By Mayank Chhaya-
Anecdotally, especially as it played out on Facebook, ‘Friends’ star Matthew Perry’s death impacted a wide demography of Indians in India and across the world. From those in their late 20s to those in their 60s, there seemed to be a consensus view that Perry, 54, was their favorite Friend.
It is quite unusual that a quintessential New York show with very often New York-specific humor should have enjoyed the kind of global success that ‘Friends’ did when it first aired between 1994 and 2004 and has lately enjoyed in a major revival of interest among a whole new generation of viewers. And within that, it is even more remarkable that Perry’s character Chandler Bing with his sardonic wit delivered in a style that became uniquely his own should have become the most cherished among Indian/global viewers. There were those in India who said they considered ‘Friends’ their comfort shows and in it, Perry a particular draw.
It is a measure of ‘Friends’s ubiquity in the pop culture landscape that I ended up watching all its seasons without consciously seeking to do so. While all the six main ‘Friends’ characters—Perry as Bing, David Schwimmer as Ross Geller, Matt LeBlanc as Joey Tribbiani, Jennifer Aniston as Rachel Green, Courteney Cox as Monica Geller and Lisa Kudrow as Phoebe Buffay—were equally memorably etched out, Perry as Bing seemed a little more equal. Much of that had to do with his character’s droll sense of humor created by the brilliant writers of the show. Add to that the way Perry executed that sense of humor. More often than not his one-liners came across as a reflex action as if there was a button in him which when pushed would invariably deliver a trademark Chandler Bing punchline.
Although a lot of the credit for Perry’s ‘Friends’ character ought to go to the writers, it was also elevated by him the way he came to inhabit that persona. So much so that in his media interviews viewers would half expect him to wisecrack the way he did in the show.
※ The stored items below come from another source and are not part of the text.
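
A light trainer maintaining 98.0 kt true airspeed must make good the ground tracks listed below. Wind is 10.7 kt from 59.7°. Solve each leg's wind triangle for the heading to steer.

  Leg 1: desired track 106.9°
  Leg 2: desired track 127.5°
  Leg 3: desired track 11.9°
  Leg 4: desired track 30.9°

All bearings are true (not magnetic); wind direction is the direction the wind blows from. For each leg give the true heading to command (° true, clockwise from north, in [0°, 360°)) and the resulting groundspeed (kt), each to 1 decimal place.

Leg 1: desired track 106.9°; wind correction -4.6° → command heading 102.3°, groundspeed 90.4 kt
Leg 2: desired track 127.5°; wind correction -5.8° → command heading 121.7°, groundspeed 93.5 kt
Leg 3: desired track 11.9°; wind correction +4.6° → command heading 16.5°, groundspeed 90.5 kt
Leg 4: desired track 30.9°; wind correction +3.0° → command heading 33.9°, groundspeed 88.5 kt

Leg 1: heading=102.3°, groundspeed=90.4 kt
Leg 2: heading=121.7°, groundspeed=93.5 kt
Leg 3: heading=16.5°, groundspeed=90.5 kt
Leg 4: heading=33.9°, groundspeed=88.5 kt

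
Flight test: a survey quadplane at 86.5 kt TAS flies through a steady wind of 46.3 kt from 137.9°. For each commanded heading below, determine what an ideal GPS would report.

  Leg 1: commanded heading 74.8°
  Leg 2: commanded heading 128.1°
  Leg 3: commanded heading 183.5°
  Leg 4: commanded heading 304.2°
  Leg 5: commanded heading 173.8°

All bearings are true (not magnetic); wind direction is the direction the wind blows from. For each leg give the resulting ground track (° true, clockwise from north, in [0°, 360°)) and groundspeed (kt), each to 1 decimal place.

Leg 1: heading 74.8°; drift -32.2° → track 42.6°, groundspeed 77.5 kt
Leg 2: heading 128.1°; drift -10.9° → track 117.2°, groundspeed 41.6 kt
Leg 3: heading 183.5°; drift +31.4° → track 214.9°, groundspeed 63.4 kt
Leg 4: heading 304.2°; drift +4.8° → track 309.0°, groundspeed 131.9 kt
Leg 5: heading 173.8°; drift +29.0° → track 202.8°, groundspeed 56.0 kt

Leg 1: track=42.6°, groundspeed=77.5 kt
Leg 2: track=117.2°, groundspeed=41.6 kt
Leg 3: track=214.9°, groundspeed=63.4 kt
Leg 4: track=309.0°, groundspeed=131.9 kt
Leg 5: track=202.8°, groundspeed=56.0 kt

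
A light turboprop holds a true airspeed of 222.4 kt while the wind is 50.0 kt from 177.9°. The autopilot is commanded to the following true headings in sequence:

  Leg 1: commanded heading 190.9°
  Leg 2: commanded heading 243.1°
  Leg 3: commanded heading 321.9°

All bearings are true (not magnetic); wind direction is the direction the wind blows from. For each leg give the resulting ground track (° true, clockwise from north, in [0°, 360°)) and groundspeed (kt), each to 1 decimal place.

Leg 1: heading 190.9°; drift +3.7° → track 194.6°, groundspeed 174.0 kt
Leg 2: heading 243.1°; drift +12.7° → track 255.8°, groundspeed 206.5 kt
Leg 3: heading 321.9°; drift +6.4° → track 328.3°, groundspeed 264.5 kt

Leg 1: track=194.6°, groundspeed=174.0 kt
Leg 2: track=255.8°, groundspeed=206.5 kt
Leg 3: track=328.3°, groundspeed=264.5 kt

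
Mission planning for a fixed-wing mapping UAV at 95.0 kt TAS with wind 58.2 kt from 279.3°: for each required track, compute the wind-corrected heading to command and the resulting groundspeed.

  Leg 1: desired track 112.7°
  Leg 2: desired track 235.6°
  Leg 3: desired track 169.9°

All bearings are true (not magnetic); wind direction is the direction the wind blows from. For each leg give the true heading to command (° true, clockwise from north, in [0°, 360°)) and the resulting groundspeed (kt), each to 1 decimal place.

Leg 1: desired track 112.7°; wind correction +8.2° → command heading 120.9°, groundspeed 150.7 kt
Leg 2: desired track 235.6°; wind correction +25.0° → command heading 260.6°, groundspeed 44.0 kt
Leg 3: desired track 169.9°; wind correction +35.3° → command heading 205.2°, groundspeed 96.9 kt

Leg 1: heading=120.9°, groundspeed=150.7 kt
Leg 2: heading=260.6°, groundspeed=44.0 kt
Leg 3: heading=205.2°, groundspeed=96.9 kt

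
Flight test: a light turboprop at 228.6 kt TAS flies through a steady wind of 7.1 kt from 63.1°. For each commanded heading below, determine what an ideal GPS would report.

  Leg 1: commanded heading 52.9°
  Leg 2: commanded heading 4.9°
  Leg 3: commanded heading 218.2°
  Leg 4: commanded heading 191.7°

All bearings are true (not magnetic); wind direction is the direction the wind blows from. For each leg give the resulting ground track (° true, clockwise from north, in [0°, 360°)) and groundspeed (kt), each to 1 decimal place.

Leg 1: track=52.6°, groundspeed=221.6 kt
Leg 2: track=3.4°, groundspeed=224.9 kt
Leg 3: track=218.9°, groundspeed=235.1 kt
Leg 4: track=193.1°, groundspeed=233.1 kt

Leg 1: heading 52.9°; drift -0.3° → track 52.6°, groundspeed 221.6 kt
Leg 2: heading 4.9°; drift -1.5° → track 3.4°, groundspeed 224.9 kt
Leg 3: heading 218.2°; drift +0.7° → track 218.9°, groundspeed 235.1 kt
Leg 4: heading 191.7°; drift +1.4° → track 193.1°, groundspeed 233.1 kt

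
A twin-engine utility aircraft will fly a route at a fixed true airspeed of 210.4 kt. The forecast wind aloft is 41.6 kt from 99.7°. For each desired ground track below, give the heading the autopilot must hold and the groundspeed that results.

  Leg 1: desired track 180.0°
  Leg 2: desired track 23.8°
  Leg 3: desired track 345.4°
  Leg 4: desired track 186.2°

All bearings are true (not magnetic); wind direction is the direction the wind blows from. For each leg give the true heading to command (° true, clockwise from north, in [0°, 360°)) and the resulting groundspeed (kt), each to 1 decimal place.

Leg 1: heading=168.8°, groundspeed=199.4 kt
Leg 2: heading=34.9°, groundspeed=196.4 kt
Leg 3: heading=355.8°, groundspeed=224.1 kt
Leg 4: heading=174.8°, groundspeed=203.7 kt

Leg 1: desired track 180.0°; wind correction -11.2° → command heading 168.8°, groundspeed 199.4 kt
Leg 2: desired track 23.8°; wind correction +11.1° → command heading 34.9°, groundspeed 196.4 kt
Leg 3: desired track 345.4°; wind correction +10.4° → command heading 355.8°, groundspeed 224.1 kt
Leg 4: desired track 186.2°; wind correction -11.4° → command heading 174.8°, groundspeed 203.7 kt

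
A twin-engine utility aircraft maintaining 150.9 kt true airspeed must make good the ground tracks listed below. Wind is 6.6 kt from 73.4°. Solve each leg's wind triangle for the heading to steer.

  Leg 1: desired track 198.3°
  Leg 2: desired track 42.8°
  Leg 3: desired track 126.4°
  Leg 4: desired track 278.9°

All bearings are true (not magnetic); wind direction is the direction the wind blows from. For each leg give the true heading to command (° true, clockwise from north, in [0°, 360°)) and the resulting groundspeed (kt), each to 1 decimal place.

Leg 1: heading=196.2°, groundspeed=154.6 kt
Leg 2: heading=44.1°, groundspeed=145.2 kt
Leg 3: heading=124.4°, groundspeed=146.8 kt
Leg 4: heading=280.0°, groundspeed=156.8 kt

Leg 1: desired track 198.3°; wind correction -2.1° → command heading 196.2°, groundspeed 154.6 kt
Leg 2: desired track 42.8°; wind correction +1.3° → command heading 44.1°, groundspeed 145.2 kt
Leg 3: desired track 126.4°; wind correction -2.0° → command heading 124.4°, groundspeed 146.8 kt
Leg 4: desired track 278.9°; wind correction +1.1° → command heading 280.0°, groundspeed 156.8 kt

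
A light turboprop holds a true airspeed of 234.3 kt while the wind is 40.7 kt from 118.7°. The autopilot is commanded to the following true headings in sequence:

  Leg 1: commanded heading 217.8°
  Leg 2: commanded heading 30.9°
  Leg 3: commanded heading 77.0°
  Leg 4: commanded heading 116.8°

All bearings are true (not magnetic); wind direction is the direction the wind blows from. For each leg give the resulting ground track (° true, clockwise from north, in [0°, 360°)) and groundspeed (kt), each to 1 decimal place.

Leg 1: heading 217.8°; drift +9.5° → track 227.3°, groundspeed 244.1 kt
Leg 2: heading 30.9°; drift -9.9° → track 21.0°, groundspeed 236.3 kt
Leg 3: heading 77.0°; drift -7.6° → track 69.4°, groundspeed 205.7 kt
Leg 4: heading 116.8°; drift -0.4° → track 116.4°, groundspeed 193.6 kt

Leg 1: track=227.3°, groundspeed=244.1 kt
Leg 2: track=21.0°, groundspeed=236.3 kt
Leg 3: track=69.4°, groundspeed=205.7 kt
Leg 4: track=116.4°, groundspeed=193.6 kt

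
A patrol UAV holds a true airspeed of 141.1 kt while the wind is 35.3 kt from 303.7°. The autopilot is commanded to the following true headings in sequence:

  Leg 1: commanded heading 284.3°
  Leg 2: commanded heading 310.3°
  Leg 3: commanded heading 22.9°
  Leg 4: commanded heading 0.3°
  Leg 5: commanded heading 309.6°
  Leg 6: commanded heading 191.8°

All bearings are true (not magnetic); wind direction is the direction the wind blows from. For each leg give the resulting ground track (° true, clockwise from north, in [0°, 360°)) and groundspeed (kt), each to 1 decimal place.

Leg 1: heading 284.3°; drift -6.2° → track 278.1°, groundspeed 108.4 kt
Leg 2: heading 310.3°; drift +2.2° → track 312.5°, groundspeed 106.1 kt
Leg 3: heading 22.9°; drift +14.5° → track 37.4°, groundspeed 138.9 kt
Leg 4: heading 0.3°; drift +13.6° → track 13.9°, groundspeed 125.2 kt
Leg 5: heading 309.6°; drift +2.0° → track 311.6°, groundspeed 106.0 kt
Leg 6: heading 191.8°; drift -12.0° → track 179.8°, groundspeed 157.7 kt

Leg 1: track=278.1°, groundspeed=108.4 kt
Leg 2: track=312.5°, groundspeed=106.1 kt
Leg 3: track=37.4°, groundspeed=138.9 kt
Leg 4: track=13.9°, groundspeed=125.2 kt
Leg 5: track=311.6°, groundspeed=106.0 kt
Leg 6: track=179.8°, groundspeed=157.7 kt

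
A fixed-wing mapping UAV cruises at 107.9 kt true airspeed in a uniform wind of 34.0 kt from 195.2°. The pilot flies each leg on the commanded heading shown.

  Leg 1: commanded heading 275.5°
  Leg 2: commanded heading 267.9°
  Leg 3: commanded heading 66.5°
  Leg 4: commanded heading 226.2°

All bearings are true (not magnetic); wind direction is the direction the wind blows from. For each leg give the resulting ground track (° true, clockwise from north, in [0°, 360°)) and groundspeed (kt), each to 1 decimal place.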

On quite a few occasions, he did not let the viewers down. Among many such appearances, he told the story about a hilarious encounter with someone he thought was the filmmaker M. Night Shyamalan on the hugely popular Graham Norton Show some seven years ago. Although he recounted the story as Matthew Perry, one could see shades of Chandler Bing lurking out in between, including the way in which he delivered the punchlines.
Although humorous lines or humorous situations were equitably distributed among the ‘Friends’ cast throughout its ten years, Matthew Perry seemed to have made the most of it through his memorable portrayal of Chandler Bing. At the height of the show’s success all six stars were paid a million dollars an episode. That meant money was not a problem for him and the other five but his long addiction to drugs and alcohol frequently sent him to rehab, which he once famously said he had likely spent a total of $9 million on. “I’ve probably spent $9 million or something trying to get sober,” he told The New York Times around this time last year to coincide with the publication of his very well received memoir “Friends, Lovers, and the Big Terrible Thing.” In it, he candidly talks about his many problems with drug addiction.
The memoir begins powerfully with these words, “Hi, my name is Matthew although you may know me by another name. My friends call me Matty. And I should be dead.”
The “I should be dead” part relates to his near fatal health scare when his colon exploded sending him in the grip of what he described in the memoir as “the Pain” with the capital P because of its intensity. “I capitalize Pain because this was the worst Pain I’ve ever experienced—It was the Platonic Ideal of Pain, the exemplar. I have heard people claim that the worst pain is childbirth: well, this was the worst pain imaginable, but without the joy of a newborn in my arms at the end of it,” he wrote.
I could fully identify with Matthew Perry’s pain, having suffered something eerily similar myself because of a toxic colon caused by a condition called diverticulitis. Quite like Perry a stage came for me as well when it was so unbearable that I fainted on the hospital floor. Again, like him, I had to go for emergency surgery that lasted over five hours to his seven. Finally, very much like him, I too had a cesarian section type of six plus inches of cut across my abdomen. He was right about the intensity of the Pain.
It is extraordinary how a single television sitcom can make an actor a global star cutting across demographics and culture and in the process cause genuine anguish in his death. In that sense, Matthew Perry had a dream albeit relatively short life.